I first had hibiscus tea in Bali, but it is a tradition in many cultures.  I was watching Jamie Oliver’s American Road Trip and he was with a Mexican chef that offered him hibiscus tea.  Jamie took one sip then got a wondrous look on his face and said something like “I don’t believe it – the last time I tasted this was when my grandmother gave it to me when I was a kid and I’ve been searching to put a name to that taste ever since”.
The flowers you use for this are the kind you wear behind your ear, in tropical climes, to let the opposite sex know whether you are available or not.  Don’t ask me which way is which – left or right?  That’s probably why I have been with the same bloke since I was 17 – the whole dating game defeats me.  I can’t even work out the flower behind the ear thing.
RECIPE

6 hibiscus flowers

1 1/2 litres boiled water
1 heaped tbsp caster sugar
Juice of one lemon

1. Strip the petals and discard the rest of the flower.
2. Put in a jug with the sugar and a little cold water (to prevent it cracking when you add the hot water)
3. Add the boiled water – it will turn a sludgy purple colour.  Steep for one hour.
4. This is where the magic happens.  Remove the petals and as you add the lemon juice the liquid clears and turns a beautiful ‘sunset’ colour.  Children love doing this!

A refreshing glass of hibiscus tea with some homemade lemon verbena shortbread biscuits.

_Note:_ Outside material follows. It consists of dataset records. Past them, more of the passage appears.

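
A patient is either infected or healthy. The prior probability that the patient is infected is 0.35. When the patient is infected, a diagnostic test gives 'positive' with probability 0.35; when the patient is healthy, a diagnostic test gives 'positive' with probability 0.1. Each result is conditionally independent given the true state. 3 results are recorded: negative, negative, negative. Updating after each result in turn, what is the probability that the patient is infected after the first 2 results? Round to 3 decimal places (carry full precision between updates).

Apply Bayes' rule sequentially, carrying P(infected) forward.
After 'negative': P(infected) = 0.65·0.3500 / (0.65·0.3500 + 0.9·0.6500) ≈ 0.2800
After 'negative': P(infected) = 0.65·0.2800 / (0.65·0.2800 + 0.9·0.7200) ≈ 0.2193

0.219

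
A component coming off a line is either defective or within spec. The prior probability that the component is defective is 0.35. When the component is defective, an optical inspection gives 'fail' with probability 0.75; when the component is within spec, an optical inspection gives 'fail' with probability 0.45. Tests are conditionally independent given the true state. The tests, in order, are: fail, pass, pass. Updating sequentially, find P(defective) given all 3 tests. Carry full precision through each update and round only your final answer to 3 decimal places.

0.156

Each posterior becomes the prior for the next update.
After 'fail': P(defective) = 0.75·0.3500 / (0.75·0.3500 + 0.45·0.6500) ≈ 0.4730
After 'pass': P(defective) = 0.25·0.4730 / (0.25·0.4730 + 0.55·0.5270) ≈ 0.2897
After 'pass': P(defective) = 0.25·0.2897 / (0.25·0.2897 + 0.55·0.7103) ≈ 0.1564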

A LITTLE STORY:  I was working in Bali when I first tried this tea made from a bush that was growing in the garden where I was running workshops in organic gardening – it was also part of the demonstration dye garden for the Threads of Life textiles foundation – and I got to know staff and locals pretty well.  I thought I would leave a little present for them all and play a little horticultural trick at the same time.  Some plants are very easy to graft – hibiscus is one of them; so I scoured the backstreets of Ubud for different coloured hibiscus, took cuttings,  and grafted pieces of stem onto the red flowering one in this garden. THEY WOULD HAVE GOT A BIG SURPRISE a year or so later when it started flowering in many different colours!

You can try this with citrus GRAFTING and have two or three different varieties on the same tree.  It also works well with potted bougainvillea.  Plenty of good instructions on the web of how to do this.